The pub’s history snakes right back: originally constructed in the 1850s, it was christened the Gipsy Queen, a name retained even after a 1930s rebuild.
It formed part of the short Gipsy Terrace, whose two remaining original houses still stand. One is the undertakers, Levertons, the other a wonderfully atmospheric fishing tackle shop run by the the Sharp family, who’ve owned it since 1964. (But that’s another story in itself, and one you can read about on these pages imminently).
Current landlord Thomas Browne’s parents took the Gipsy Queen on in 1991, renaming it the Westport after their home town in County Mayo. “At the time there were bare knuckle fights in the cellar,” he says, “and the owner was so scared he allowed his Alsatian to roam the building.” Ouch.

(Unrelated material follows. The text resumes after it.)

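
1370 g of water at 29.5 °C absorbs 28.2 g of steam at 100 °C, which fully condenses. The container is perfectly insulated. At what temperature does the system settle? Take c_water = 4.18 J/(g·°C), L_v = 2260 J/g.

T_f ≈ 41.8 °C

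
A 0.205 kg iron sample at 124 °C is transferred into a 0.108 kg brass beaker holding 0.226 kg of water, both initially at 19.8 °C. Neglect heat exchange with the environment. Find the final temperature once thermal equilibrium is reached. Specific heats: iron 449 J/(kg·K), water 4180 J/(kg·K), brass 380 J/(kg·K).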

But Browne’s father managed to turn it into a traditional neighbourhood favourite for 22 years, until it closed for refurbishment late 2013. Why the new moniker? “It’s simple,” he says. “The bluebell is one of my favourite flowers, but it also creates a softened identity, contrasting the harder edges of the previous name.”
He also admits that although the Westport “was loved by some, clearly it was avoided by many. We hope that the changes will make a more appealing spot for everyone: former customers, inquisitive people who felt excluded previously and those who maybe even were repelled by the place.”
Alongside a damn fine selection of craft beers and ales, and revamped interior – complete with open kitchen in the rear dining room – the good news is that a long-awaited food offering kicks off next week.
Head chef Jason Ryle, a Gospel Oak local who’s recently been working at Hackney’s Cat and Mutton, says readers can expect modern British classics and seasonal dishes. Oh, and apparently the bread and butter is to die for (as we’d hope, given the residency name). “Chef Ryles serves this dish as a kind of signature,” says Browne, “and I have never tasted anything quite like it.”
So from Oct 3rd you’ll be able to decide for yourself, or even book it for a bean-feast of your very own; accordions, barrels and suits are not, of course, compulsory.